Persistent trophoblastic disease is when women who have had treatment to remove a molar pregnancy from the womb still have some molar tissue left behind. This occurs in about 1 in 12 women (8%) after a molar pregnancy.

A molar pregnancy occurs when the fertilisation of the egg by the sperm goes wrong and leads to the growth of abnormal cells or clusters of water filled sacs inside the womb. Only about 1 in every 590 pregnancies in the UK is a molar pregnancy. This condition is one of a group of conditions known as gestational trophoblastic disease (GTD).

Even a very small amount of molar tissue anywhere in the body can grow and cause problems. Persistent trophoblastic disease can spread to other parts of the body like a cancer but it has a cure rate of nearly 100%.

The treatment for persistent trophoblastic disease is usually chemotherapy.


A choriocarcinoma is a cancer that happens when cells that were part of a normal pregnancy or a molar pregnancy become cancerous.

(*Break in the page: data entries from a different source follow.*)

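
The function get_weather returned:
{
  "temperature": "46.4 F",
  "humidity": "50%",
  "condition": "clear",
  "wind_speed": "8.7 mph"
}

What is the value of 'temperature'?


46.4 F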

It can happen after a full term pregnancy, miscarriage, ectopic pregnancy or abortion.

Choriocarcinoma only happens in about 1 in every 50,000 pregnancies and there are fewer than 20 cases a year in the UK. It is usually curable.

Chorio refers to the word chorion, which is the outer covering (membrane) of the growing baby (foetus). Carcinoma means a cancer in the epithelial cells which cover or line a body organ.

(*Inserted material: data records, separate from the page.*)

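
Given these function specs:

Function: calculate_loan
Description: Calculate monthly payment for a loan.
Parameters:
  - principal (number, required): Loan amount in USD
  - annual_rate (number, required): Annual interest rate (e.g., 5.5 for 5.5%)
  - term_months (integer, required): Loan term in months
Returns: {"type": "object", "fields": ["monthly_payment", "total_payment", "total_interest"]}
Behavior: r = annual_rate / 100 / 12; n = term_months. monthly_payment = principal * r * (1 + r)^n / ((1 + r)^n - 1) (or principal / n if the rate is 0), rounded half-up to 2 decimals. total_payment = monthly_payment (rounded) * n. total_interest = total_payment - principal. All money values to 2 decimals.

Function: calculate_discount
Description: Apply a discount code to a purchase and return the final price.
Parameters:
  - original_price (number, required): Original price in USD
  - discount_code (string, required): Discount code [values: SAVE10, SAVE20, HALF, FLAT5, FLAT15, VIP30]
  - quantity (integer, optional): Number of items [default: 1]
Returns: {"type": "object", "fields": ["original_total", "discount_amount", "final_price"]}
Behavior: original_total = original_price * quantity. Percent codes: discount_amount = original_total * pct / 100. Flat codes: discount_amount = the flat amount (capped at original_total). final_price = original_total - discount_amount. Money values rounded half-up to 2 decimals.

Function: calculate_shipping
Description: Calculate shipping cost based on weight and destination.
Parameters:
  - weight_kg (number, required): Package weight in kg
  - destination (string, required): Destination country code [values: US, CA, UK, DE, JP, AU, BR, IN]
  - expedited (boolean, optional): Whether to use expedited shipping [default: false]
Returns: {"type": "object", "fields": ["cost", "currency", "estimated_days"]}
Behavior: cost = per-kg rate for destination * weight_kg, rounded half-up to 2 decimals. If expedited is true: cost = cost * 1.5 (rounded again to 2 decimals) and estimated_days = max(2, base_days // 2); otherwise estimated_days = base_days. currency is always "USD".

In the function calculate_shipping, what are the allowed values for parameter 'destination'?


The calculate_shipping spec declares:
  - destination (string, required): Destination country code [values: US, CA, UK, DE, JP, AU, BR, IN]
Allowed values:
US, CA, UK, DE, JP, AU, BR, IN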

Where these conditions start

Persistent trophoblastic disease and choriocarcinomas are most commonly found in the womb but they can spread to other areas of the body and might cause symptoms there.

Choriocarcinoma can develop some months or even years after pregnancy and can be difficult to diagnose, because it is so unexpected. They can grow quickly and might cause symptoms within a short period of time. They can spread to other parts of the body but are very likely to be cured by chemotherapy treatment.